Chalk this article up as another edition of “the Pittsburgh Steelers’ offense was really bad in 2019″ that yes, is a little low-hanging fruit and certainly obvious to anyone who suffered through watching this group during the year. But it’s always worth pointing out exactly how bad they were, especially in the areas where their offense was literally the worst.

Take their red zone offense. They ended the season dead last in football, finding the end zone on just 35% of their trips. No other team was under 40%. Don’t view this as them just being dead last either. It’s one of the worst figures of the decade. It’s the lowest mark since the 2012 Arizona Cardinals and a bottom five output since 2010. Here’s the list.

Worst Red Zone Offenses (2010-2019)

2012 Cardinals – 27%
2010 Panthers – 30.3%
2011 Chiefs – 33.3%
2019 Steelers – 35%
2010 Rams – 35.7%

Digesting those numbers is only tougher knowing how good the offense was a year ago. #1 in football, 73%, the best since the 2003 Kansas City Chiefs. Yes – duh – there was one key player missing to keep those good times rolling. No one expected this offense to sing the same tune once Ben Roethlisberger was lost for the year. But this offense wasn’t just playing off key. They pushed the piano down a flight of stairs, an offense that was noisy in the worst way and ended the season broken and unrecognizable.

That’s something that shouldn’t be acceptable. Fewer red zone trips? Yeah, that was going to happen when you’re “led” by Mason Rudolph and Devlin Hodges. A worse red zone percentage? Of course. Even with Roethlisberger, hitting 73% again was unrealistic; regression to the mean was going to win out. But the bottom falling out of this group, to that extent, shouldn’t be given a pass *just* because of the QB situation.

Look around the league. There were lots of bad offenses in football this year. Miami bumbled around for half the year before finding their footing late. Their red zone offense ranked 14th. The Jets started “Madden Create-A-Players” in Luke Falk and Trevor Siemian; they came in 28th. Cincinnati played musical QBs, didn’t have AJ Green all year, and ranked 23rd while Washington’s lifeless group came in only slightly below average.

Red zone play shows the mark of good coaching as much as anywhere on the field. Scheming and designing plays to create space when there isn’t much to begin with. Having “go-to” plays for those critical moments, the things your weekly gameplan revolves around. No one practices red zone moments like Pittsburgh, starting each day of training camp with “Seven Shots,” so to see these results is simply inexcusable.

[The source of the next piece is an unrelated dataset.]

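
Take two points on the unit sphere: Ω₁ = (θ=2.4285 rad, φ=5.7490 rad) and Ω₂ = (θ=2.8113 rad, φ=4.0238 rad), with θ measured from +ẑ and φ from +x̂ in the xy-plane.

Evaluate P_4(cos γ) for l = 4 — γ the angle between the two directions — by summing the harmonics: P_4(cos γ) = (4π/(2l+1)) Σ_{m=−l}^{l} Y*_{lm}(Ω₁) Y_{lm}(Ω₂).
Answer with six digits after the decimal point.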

Ultimately, it’s all spilled milk and Roethlisberger’s return is an easy band-aid to this problem. Randy Fichtner will need to get this group back on track inside the 20s. Asking for them to finish #1 in football is a bit of a stretch, though setting your goals high is never a bad idea, but offensive efficiency coupled with this elite defense will get the Steelers back in the playoffs come 2020.